Iron–sulfur clusters have been incorporated in cationic polymers at electrode surfaces; the methodology for the assembly of such structures, and their characterisation by reflectance Fourier-transform (FT) IR, EPR and electrochemical techniques, is given. The stoichiometries of the cluster-electrode assemblies are self regulated by the necessity to maintain charge neutrality during redox cycling. Thus the assembly produced by the incorporation of [Fe4S4(SPh)4]2– in [C4H4N(CH2)3NMe3]+3[BF4]– polymer (C4H4N = pyrrol-1-yl) adopts a composition close to [C4H4N(CH2)3NMe3]+3[Fe4S4(SPh)4]2–[BF4]–. Electron-transfer and ligand-exchange reactions of polymer-bound clusters have been studied.

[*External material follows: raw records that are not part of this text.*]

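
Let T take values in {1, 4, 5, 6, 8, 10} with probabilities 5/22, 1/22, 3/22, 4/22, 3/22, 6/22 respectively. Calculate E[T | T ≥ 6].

P(T ≥ 6) = 13/22.
Σ over the event: 6·2/11 + 8·3/22 + 10·3/11 = 54/11.
E[T | T ≥ 6] = (54/11) / (13/22) = 108/13.

108/13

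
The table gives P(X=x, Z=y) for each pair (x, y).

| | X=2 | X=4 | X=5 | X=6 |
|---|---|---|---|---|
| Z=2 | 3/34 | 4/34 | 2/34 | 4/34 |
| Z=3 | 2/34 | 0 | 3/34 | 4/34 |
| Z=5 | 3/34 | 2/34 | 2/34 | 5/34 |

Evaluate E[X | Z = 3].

43/9

P(Z = 3) = 9/34.
Σ X·P over the event = 2·(2/34) + 5·(3/34) + 6·(4/34) = 43/34.
E[X | Z = 3] = (43/34) / (9/34) = 43/9.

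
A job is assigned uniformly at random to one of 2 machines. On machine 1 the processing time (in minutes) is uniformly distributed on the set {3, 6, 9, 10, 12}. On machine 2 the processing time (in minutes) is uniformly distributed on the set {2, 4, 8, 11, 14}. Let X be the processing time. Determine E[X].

E[X | machine 1] = (3+6+9+10+12)/5 = 8.
E[X | machine 2] = (2+4+8+11+14)/5 = 39/5.
E[X] = (1/2)·(8) + (1/2)·(39/5) = 79/10.

79/10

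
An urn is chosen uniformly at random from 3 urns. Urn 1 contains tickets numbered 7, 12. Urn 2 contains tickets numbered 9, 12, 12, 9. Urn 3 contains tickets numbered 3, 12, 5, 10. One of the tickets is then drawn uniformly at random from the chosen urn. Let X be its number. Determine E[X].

55/6

E[X | urn 1] = (7+12)/2 = 19/2.
E[X | urn 2] = (9+12+12+9)/4 = 21/2.
E[X | urn 3] = (3+12+5+10)/4 = 15/2.
E[X] = (1/3)·(19/2) + (1/3)·(21/2) + (1/3)·(15/2) = 55/6.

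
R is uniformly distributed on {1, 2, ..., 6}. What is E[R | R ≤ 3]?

2

Given R ≤ 3, R is equally likely to be any of {1, 2, 3}.
E[R | R ≤ 3] = (1 + 2 + 3) / 3 = 2.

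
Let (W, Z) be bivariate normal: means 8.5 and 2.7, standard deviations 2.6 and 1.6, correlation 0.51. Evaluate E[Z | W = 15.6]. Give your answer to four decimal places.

The regression of Z on W has slope ρ·σ_Z/σ_W and passes through (μ_W, μ_Z).
E[Z | W=15.6] = 2.7 + (0.51)·(1.6/2.6)·(15.6 − (8.5)) = 2.7 + (0.31385)·(7.1) = 4.9283.

4.9283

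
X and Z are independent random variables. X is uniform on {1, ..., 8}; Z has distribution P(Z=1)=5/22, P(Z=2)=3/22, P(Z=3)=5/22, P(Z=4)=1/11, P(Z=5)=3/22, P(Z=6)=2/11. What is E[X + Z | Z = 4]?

17/2

P(Z = 4) = 1/11.
Summing (X+Z)·P(x,y) over outcomes with Z = 4 gives 17/22.
E[X + Z | Z = 4] = (17/22) / (1/11) = 17/2.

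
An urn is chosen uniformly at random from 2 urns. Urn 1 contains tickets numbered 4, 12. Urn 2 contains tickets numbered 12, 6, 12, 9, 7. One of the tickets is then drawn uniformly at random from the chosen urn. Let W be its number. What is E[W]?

43/5

E[W | urn 1] = (4+12)/2 = 8.
E[W | urn 2] = (12+6+12+9+7)/5 = 46/5.
E[W] = (1/2)·(8) + (1/2)·(46/5) = 43/5.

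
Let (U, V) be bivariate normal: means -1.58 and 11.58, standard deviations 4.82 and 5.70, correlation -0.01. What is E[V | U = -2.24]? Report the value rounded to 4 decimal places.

For a bivariate normal, E[V | U=x] = μ_V + ρ·(σ_V/σ_U)·(x − μ_U).
E[V | U=-2.24] = 11.58 + (-0.01)·(5.70/4.82)·(-2.24 − (-1.58)) = 11.58 + (-0.011826)·(-0.66) = 11.5878.

11.5878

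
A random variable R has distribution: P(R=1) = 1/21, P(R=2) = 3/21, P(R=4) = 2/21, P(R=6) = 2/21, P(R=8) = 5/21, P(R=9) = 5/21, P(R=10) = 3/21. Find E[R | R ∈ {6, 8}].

P(R ∈ {6, 8}) = 1/3.
Σ over the event: 6·2/21 + 8·5/21 = 52/21.
E[R | R ∈ {6, 8}] = (52/21) / (1/3) = 52/7.

52/7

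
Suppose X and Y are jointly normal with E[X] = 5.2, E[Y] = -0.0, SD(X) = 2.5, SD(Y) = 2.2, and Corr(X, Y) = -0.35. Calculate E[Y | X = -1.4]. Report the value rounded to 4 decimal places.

The regression of Y on X has slope ρ·σ_Y/σ_X and passes through (μ_X, μ_Y).
E[Y | X=-1.4] = -0.0 + (-0.35)·(2.2/2.5)·(-1.4 − (5.2)) = -0.0 + (-0.308)·(-6.6) = 2.0328.

2.0328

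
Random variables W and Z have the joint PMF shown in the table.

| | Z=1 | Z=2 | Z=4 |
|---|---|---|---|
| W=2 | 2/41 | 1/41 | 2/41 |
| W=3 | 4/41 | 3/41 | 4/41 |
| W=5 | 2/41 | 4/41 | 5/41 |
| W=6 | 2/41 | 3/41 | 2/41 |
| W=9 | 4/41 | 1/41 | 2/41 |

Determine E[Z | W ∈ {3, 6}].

7/3

P(W ∈ {3, 6}) = 18/41.
Σ Z·P over the event = 1·(4/41) + 2·(3/41) + 4·(4/41) + 1·(2/41) + 2·(3/41) + 4·(2/41) = 42/41.
E[Z | W ∈ {3, 6}] = (42/41) / (18/41) = 7/3.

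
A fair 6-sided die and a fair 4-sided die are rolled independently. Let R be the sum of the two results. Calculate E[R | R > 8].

P(R > 8) = 1/8.
Σ over the event: 9·1/12 + 10·1/24 = 7/6.
E[R | R > 8] = (7/6) / (1/8) = 28/3.

28/3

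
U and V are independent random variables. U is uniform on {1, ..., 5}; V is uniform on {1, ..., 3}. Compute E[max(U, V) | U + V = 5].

10/3

Outcomes with U + V = 5: (2,3), (3,2), (4,1), each with probability 1/15.
E[max(U, V) | U + V = 5] = (3 + 3 + 4) / 3 = 10/3.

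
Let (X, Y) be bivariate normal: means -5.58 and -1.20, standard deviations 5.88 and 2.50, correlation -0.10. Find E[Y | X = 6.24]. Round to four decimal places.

-1.7026

For a bivariate normal, E[Y | X=x] = μ_Y + ρ·(σ_Y/σ_X)·(x − μ_X).
E[Y | X=6.24] = -1.20 + (-0.10)·(2.50/5.88)·(6.24 − (-5.58)) = -1.20 + (-0.042517)·(11.82) = -1.7026.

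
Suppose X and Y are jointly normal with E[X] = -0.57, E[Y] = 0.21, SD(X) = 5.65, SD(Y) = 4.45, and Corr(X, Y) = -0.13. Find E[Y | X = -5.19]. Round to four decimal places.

0.6830

E[Y | X=x] = μ_Y + ρ(σ_Y/σ_X)(x − μ_X) for jointly normal variables.
E[Y | X=-5.19] = 0.21 + (-0.13)·(4.45/5.65)·(-5.19 − (-0.57)) = 0.21 + (-0.10239)·(-4.62) = 0.6830.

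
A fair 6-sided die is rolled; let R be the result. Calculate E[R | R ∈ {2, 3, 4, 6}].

15/4

P(R ∈ {2, 3, 4, 6}) = 2/3.
Σ over the event: 2·1/6 + 3·1/6 + 4·1/6 + 6·1/6 = 5/2.
E[R | R ∈ {2, 3, 4, 6}] = (5/2) / (2/3) = 15/4.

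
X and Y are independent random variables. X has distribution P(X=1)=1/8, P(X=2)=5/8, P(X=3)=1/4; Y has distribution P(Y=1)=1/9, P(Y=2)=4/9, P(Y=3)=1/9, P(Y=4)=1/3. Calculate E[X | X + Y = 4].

P(X + Y = 4) = 23/72.
Summing X·P(x,y) over outcomes with X + Y = 4 gives 47/72.
E[X | X + Y = 4] = (47/72) / (23/72) = 47/23.

47/23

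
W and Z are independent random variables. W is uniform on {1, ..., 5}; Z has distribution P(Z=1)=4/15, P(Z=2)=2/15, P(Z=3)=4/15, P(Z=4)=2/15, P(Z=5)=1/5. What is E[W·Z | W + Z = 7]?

122/11

P(W + Z = 7) = 11/75.
Summing WZ·P(x,y) over outcomes with W + Z = 7 gives 122/75.
E[W·Z | W + Z = 7] = (122/75) / (11/75) = 122/11.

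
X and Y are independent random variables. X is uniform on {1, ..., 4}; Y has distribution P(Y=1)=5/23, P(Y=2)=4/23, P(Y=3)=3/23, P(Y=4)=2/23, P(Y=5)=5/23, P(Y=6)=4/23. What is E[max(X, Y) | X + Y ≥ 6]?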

Electrostatic (ion-pairing) effects are shown to modulate redox potentials and thus E°′ values for [Fe4S4(SPh)4]2–/3– and other couples are generally shifted to potentials positive of those observed in solution. Chronocoulometric measurements show that apparent diffusion coefficients (Dapp) for the one-electron reduction of [Fe4S4(SCH2Ph)4]2– and [Fe4S4(SPh)4]2– are about an order of magnitude greater than that for the reduction of the corresponding trianionic cubanes. This appears to be a consequence of different mechanisms of charge propagation within the polymer films: electron hopping enhances Dapp for the 2-/3- couples whereas for the 3-/4- process, a physical diffusional mechanism probably dominates, with Dapp close to the value for pure diffusion. As estimated by assumption of the simple Dahms-ruff model, the rate constant kex for the electron self exchange reaction between [Fe4S4(SCH2Ph)4]2– and [Fe4S4(SCH2Ph)4]3– within the cationic film, is relatively high at ca. 103 dm3 mol–1 s–1. This is turn suggests that polymer-confirmed clusters operating at the 2-/3- level might well be effective mediators for electron transfer to (co-trapped) substrate reducing sites.